On Tue, 20 Apr 2004 16:59:30 -0400, Reef Fish
<[log in to unmask]> wrote:

>On Tue, 20 Apr 2004 15:46:19 -0400, Reef Fish
><[log in to unmask]> wrote:
>
>>The conditional probabilities are NOT multiplicative.
>>
>>Here's a textbook example (in a textbook written by me, coauthored
>>with a professor at the University of Chicago, and used in MANY
>>graduate schools :-)) that will give readers here some IDEA how
>>deceptive the conditional probability concepts are.
>>
>>Let me pose this question first:
>>
>>There is a VERY reliable screening text for AIDS, with 95%
>>reliability, in the sense:
>>
>>P(positive diagnosis | AIDS ) = 0.95   or 5% false negatives.
>>P(negative diagnosis | AIDS ) = 0.95   or 5% false positives.


Ooops!! the 5% false positive is correct, but the statement should read

>>P(negative diagnosis | no AIDS ) = 0.95   or 5% false positives.

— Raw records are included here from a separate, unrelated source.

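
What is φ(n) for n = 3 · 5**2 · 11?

400

φ(3) = 3 − 1 = 2.
φ(5^2) = 5^1·(5−1) = 5·4 = 20.
φ(11) = 11 − 1 = 10.
Multiply: 2 · 20 · 10 = 400.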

The remaining statements and the solution is orrect,
subject to this typo correction.


>>Give it a shot -- to test your knowledge or intuition, or lack thereof.
>>Those familiar with Bayes Theorem should know what the answer is.  :-)
>
>For those few who are actually trying out ... DON'T read the solution
>below until you've tried ...
>
>                        space inserted
>                             for
>                        readers to skip
>                              :
>                              :
>                              :
>                              :
>                              :
>                              :
>               Here's the Bayes Theorem Solution
>
>using an actual figure of P( AIDS ) = 17.2/100,000 = 0.000172,
>
>from http://www.bamc.amedd.army.mil/DCI/ProbTheo/ppframe.htm
>     Click "OBSERVED AIDS PER 100,000" for the 17.2 figure.
>
>Given:               P(AIDS) = 0.000172
>>P(positive diagnosis | AIDS ) = 0.95   or 5% false negatives.
>>P(negative diagnosis |no AIDS ) = 0.95   or 5% false positives.
>
>To abbreviate, Let P(positive diagnosis | AIDS ) be denoted by P(+|A).
>
>
>     P( A | + ) = P (+ AND A)/P(A) = P(+|A)P(A)/P(+)
>                = P(+|A)P(A)/(P(+|A)P(A) + P(+|notA)P(notA)
>
>                = 0.95 * 0.000172 /(.95*.000172) + .05*.999828)
>                = .0001634/.0501548 = 0.00032579
>
>In other words, if the reliable AIDS test is given to ALL divers,
>(assume same unconditional probability as overall population),
>and you are one of those getting a positive diagnosis for AIDS,
>
>......... don't jump to the wrong conclusion and PANIC, because
>the probability you ACTUALLY have AIDS is only 0.0003 given the
>positive diagnosis!
>
>                 P( AIDS | positive diagnosis ) = 0.00032579
>
>That's how SURPRISING conditional probabilities can be!
>For the actual problem given, with P(AIDS) = .0001.
>
>                 P( AIDS | positive diagnosis ) = 0.0018966,
>
>miniscule, about 0.002, as opposed to 0.95 as most layman would think.
>
>It PAYS (in more ways than one :-)) to know some statistics!
>
>-- Bob.
>
>P.S.  I don't have the corresponding PFO figures, but have good
>      reason to believe that the "surprise factor" or the actual
>      conditional probability figure is not far from the example
>      above, for the same statistical reason.